HiSo snacks unabashedly proclaim what they are: the bamboo worms look like bamboo worms; the crickets look like crickets. The line also includes crispy silkworms.
They come in original, barbecue and tom yam flavors, and can be found in Thailand’s ubiquitous 7-Eleven shops and in a major supermarket chain. Crickets are priced at 25 baht (83 cents) for a bag; at the high end, a tube of bamboo worms costs 160 baht ($5.29).
HiSo has established itself in the snack market, but there was plenty of trial-and-error involved, Thatnat said, such as when they were considering whether to sell large, black crickets.
“Even though I’m a regular when it comes to eating bugs, I still felt like their eyes were staring at me … Then, after we ate them, their legs and wings poked out and got stuck in our teeth and gums,” he said, laughing.
“I thought, should we go ahead? I talked to the team and they said please shelve this one, so I did.”
Two tons of insects pass through his Bangkok factory every month. Revenue is steady at around $100,000 per month, but overheads are high. While he raises his own crickets, he hasn’t yet found a way to produce enough silkworms and bamboo worms to the required standard, so he has to buy them from independent suppliers.
Still, four years after the metamorphosis of HiSo from idea to industry, Thatnat is a satisfied man.
“When it comes to bugs, there are people who are scared of them, people who eat them and people who don’t. But to be where we are today, with people knowing and accepting our HiSo brand, that’s what I’d call a success.”
Until recently, demand for edible bugs was mainly in parts of Asia, Africa, and South America. But HiSo’s emergence comes amid growing global interest in insects as a food source.
They don’t need a lot of space, don’t need a lot of feed and don’t leave a large carbon footprint. And in return, as the U.N. Food and Agriculture Organization points out, they offer substantial nutritional benefits for livestock and for humans.
“They have an incredibly high content of protein, but also minerals and also vitamin B12,” said the FAO’s Katinka de Balogh. “The nutritional value of insects has not been recognized in the past and I think, nowadays, we are finding that there is a huge potential.”

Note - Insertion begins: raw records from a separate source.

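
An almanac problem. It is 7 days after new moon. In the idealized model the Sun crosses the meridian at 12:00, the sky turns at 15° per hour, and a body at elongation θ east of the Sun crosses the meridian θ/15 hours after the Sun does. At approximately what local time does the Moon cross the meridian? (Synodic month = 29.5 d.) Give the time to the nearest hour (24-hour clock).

The Moon has covered 7/29.5 of its cycle, so θ ≈ 360° × 7/29.5 = 85.4°.
The Moon trails the Sun by θ/15 = 85.4/15 ≈ 5.69 hours.
12:00 + 5.69 h ≈ 17:42 → 18:00 to the nearest hour.

18:00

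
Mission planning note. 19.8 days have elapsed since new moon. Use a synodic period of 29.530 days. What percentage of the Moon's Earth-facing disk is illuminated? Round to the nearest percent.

74%

Phase angle: θ = 360°·(19.8 d)/(29.530 d) = 241.4°.
With cos θ = (-0.479), the lit fraction is (1 − (-0.479))/2 ≈ 0.739, so 74%.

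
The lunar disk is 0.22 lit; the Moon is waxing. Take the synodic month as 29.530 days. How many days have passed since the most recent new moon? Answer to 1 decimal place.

4.6 days

Invert f = (1 − cos θ)/2 to get cos θ = 1 − 2(0.22) = 0.560, hence θ₀ = arccos 0.560 = 55.9°.
Before full moon the principal value applies: θ = 55.9°.
That fraction of the synodic month is 55.9/360 × 29.530 d ≈ 4.59 d.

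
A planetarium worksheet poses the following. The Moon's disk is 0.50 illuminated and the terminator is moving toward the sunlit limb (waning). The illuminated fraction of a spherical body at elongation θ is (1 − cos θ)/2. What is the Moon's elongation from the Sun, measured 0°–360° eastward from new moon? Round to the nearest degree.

270°

From f = (1 − cos θ)/2: cos θ = 1 − 2×0.50 = 0.000; arccos → 90.0°.
A waning Moon lies in 180°–360°, so θ = 360° − 90.0° = 270.0°.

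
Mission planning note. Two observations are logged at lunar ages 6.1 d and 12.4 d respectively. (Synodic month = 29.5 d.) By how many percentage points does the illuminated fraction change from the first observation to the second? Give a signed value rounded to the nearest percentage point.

+57 pp

θ₁ = 360° × 6.1/29.5 = 74.4°, f₁ = (1 − cos θ₁)/2 = 0.366.
θ₂ = 360° × 12.4/29.5 = 151.3°, f₂ = (1 − cos θ₂)/2 = 0.939.
Change = f₂ − f₁ = +0.573 → +57 percentage points.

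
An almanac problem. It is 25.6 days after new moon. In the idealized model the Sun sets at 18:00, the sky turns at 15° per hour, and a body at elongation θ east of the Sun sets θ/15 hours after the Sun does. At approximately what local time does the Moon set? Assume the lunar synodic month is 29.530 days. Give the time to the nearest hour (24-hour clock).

15:00

Elongation θ = 360° × 25.6/29.530 ≈ 312.1°.
Delay after the Sun = 312.1° / (15°/h) ≈ 20.81 h.
18:00 + 20.81 h ≈ 14:48 → 15:00 to the nearest hour.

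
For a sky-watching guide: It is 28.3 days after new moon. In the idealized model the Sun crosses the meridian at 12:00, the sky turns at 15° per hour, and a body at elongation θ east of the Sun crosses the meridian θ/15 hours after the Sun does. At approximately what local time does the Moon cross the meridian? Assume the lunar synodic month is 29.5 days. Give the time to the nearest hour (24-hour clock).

11:00

The Moon has covered 28.3/29.5 of its cycle, so θ ≈ 360° × 28.3/29.5 = 345.4°.
At 15° of sky rotation per hour, 345.4° corresponds to a 23.02 h lag.
12:00 + 23.02 h ≈ 11:01 → 11:00 to the nearest hour.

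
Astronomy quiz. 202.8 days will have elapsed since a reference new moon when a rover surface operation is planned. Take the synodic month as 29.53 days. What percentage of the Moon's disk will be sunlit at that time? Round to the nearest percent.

Reduce mod P: 202.8 − 6×29.53 = 25.62 d into the current lunation.
Elongation θ = 360° × 25.62/29.53 ≈ 312.3°.
cos 312.3° = 0.673, so f = (1 − 0.673)/2 = 0.163, so 16%.

16%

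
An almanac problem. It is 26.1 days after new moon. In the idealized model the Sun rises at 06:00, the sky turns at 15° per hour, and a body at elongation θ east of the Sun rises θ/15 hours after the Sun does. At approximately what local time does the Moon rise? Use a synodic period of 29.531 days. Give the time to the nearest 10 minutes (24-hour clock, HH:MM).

03:10

Elongation θ = 360° × 26.1/29.531 ≈ 318.2°.
The Moon trails the Sun by θ/15 = 318.2/15 ≈ 21.21 hours.
06:00 + 21.212 h ≈ 03:13 → 03:10 to the nearest ten minutes.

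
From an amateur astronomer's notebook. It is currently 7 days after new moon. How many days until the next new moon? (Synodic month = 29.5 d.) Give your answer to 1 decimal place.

22.5 days

The next new moon completes the synodic month: 29.5 − 7 = 22.500 days.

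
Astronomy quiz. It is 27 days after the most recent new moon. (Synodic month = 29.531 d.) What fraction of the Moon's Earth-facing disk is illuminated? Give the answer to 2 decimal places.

0.07

Phase angle: θ = 360°·(27 d)/(29.531 d) = 329.1°.
cos 329.1° = 0.858, so f = (1 − 0.858)/2 = 0.071.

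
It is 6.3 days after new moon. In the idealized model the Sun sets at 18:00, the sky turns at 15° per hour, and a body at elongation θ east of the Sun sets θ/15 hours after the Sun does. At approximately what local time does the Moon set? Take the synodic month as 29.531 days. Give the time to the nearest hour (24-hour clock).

Phase angle: θ = 360°·(6.3 d)/(29.531 d) = 76.8°.
The Moon trails the Sun by θ/15 = 76.8/15 ≈ 5.12 hours.
18:00 + 5.12 h ≈ 23:07 → 23:00 to the nearest hour.

23:00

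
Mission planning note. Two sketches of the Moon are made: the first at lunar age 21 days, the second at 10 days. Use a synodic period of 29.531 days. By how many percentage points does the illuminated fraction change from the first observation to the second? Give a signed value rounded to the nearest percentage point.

First observation: θ = 360°·21/29.531 = 256.0°, so f = 0.621.
Second observation: θ = 121.9°, f = 0.764.
Δf = 0.764 − 0.621 = +0.143, i.e. +14 pp.

+14 pp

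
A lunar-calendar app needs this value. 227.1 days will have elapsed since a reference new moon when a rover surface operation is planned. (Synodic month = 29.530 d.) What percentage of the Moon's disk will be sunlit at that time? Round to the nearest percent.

68%

227.1 d spans 7 complete synodic months (7 × 29.530 = 206.71 d) plus 20.39 d.
Elongation θ = 360° × 20.39/29.530 ≈ 248.6°.
With cos θ = (-0.365), the lit fraction is (1 − (-0.365))/2 ≈ 0.683, so 68%.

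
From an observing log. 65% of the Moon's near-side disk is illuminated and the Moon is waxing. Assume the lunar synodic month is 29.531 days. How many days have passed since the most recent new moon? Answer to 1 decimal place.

From f = (1 − cos θ)/2: cos θ = 1 − 2×0.65 = -0.300; arccos → 107.5°.
Before full moon the principal value applies: θ = 107.5°.
Age = 29.531 × 107.5°/360° ≈ 8.81 days.

8.8 days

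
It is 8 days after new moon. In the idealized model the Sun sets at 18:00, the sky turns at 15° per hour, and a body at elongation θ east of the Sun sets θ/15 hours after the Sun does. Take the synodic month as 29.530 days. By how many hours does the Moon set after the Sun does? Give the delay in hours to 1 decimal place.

Elongation θ = 360° × 8/29.530 ≈ 97.5°.
The Moon trails the Sun by θ/15 = 97.5/15 ≈ 6.50 hours.
So the Moon sets 6.50 h after the Sun.

6.5 h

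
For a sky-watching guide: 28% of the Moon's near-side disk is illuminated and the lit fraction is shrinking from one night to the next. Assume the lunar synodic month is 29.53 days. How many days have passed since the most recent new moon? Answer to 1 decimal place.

24.3 days

cos θ = 1 − 2f = 0.440, giving a principal value of 63.9°.
A waning Moon lies in 180°–360°, so θ = 360° − 63.9° = 296.1°.
At 360°/29.53 d per day, 296.1° corresponds to 24.29 days.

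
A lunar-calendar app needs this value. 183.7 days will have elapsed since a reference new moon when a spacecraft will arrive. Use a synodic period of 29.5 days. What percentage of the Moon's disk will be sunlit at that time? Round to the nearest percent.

Reduce mod P: 183.7 − 6×29.5 = 6.70 d into the current lunation.
Phase angle: θ = 360°·(6.70 d)/(29.5 d) = 81.8°.
With cos θ = 0.143, the lit fraction is (1 − 0.143)/2 ≈ 0.428, so 43%.

43%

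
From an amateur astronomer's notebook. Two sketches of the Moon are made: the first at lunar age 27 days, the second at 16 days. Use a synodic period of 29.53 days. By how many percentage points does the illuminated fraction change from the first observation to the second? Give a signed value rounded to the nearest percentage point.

+91 pp

First observation: θ = 360°·27/29.53 = 329.2°, so f = 0.071.
Second observation: θ = 195.1°, f = 0.983.
Δf = 0.983 − 0.071 = +0.912, i.e. +91 pp.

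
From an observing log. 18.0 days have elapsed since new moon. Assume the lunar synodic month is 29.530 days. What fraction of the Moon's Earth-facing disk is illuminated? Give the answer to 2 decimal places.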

Will HiSo’s packaging and marketing be a game-changer, helping make insects the food of the future?
Thatnat said his products are popular with Asian tourists, especially the Chinese, so his next goal is to export them. But so far, he’s hit a brick wall and blames a morass of unclear regulations.
“There needs to be an agreement between governments. All you really get is advice on bugs as a food source,” he says. “In the end, these insects can’t really go between countries yet. That’s one of the things stopping us from obtaining our goal.”
Even in Thailand, some can’t stomach the thought of crunchy crickets or original flavor bamboo worms.
Many passers-by kept walking when recently offered samples in the street, or flat out turned down a taste, though two office workers who tried them said they were fine.
“If I see them, I’ll buy them,” said Anuwat Suetrong.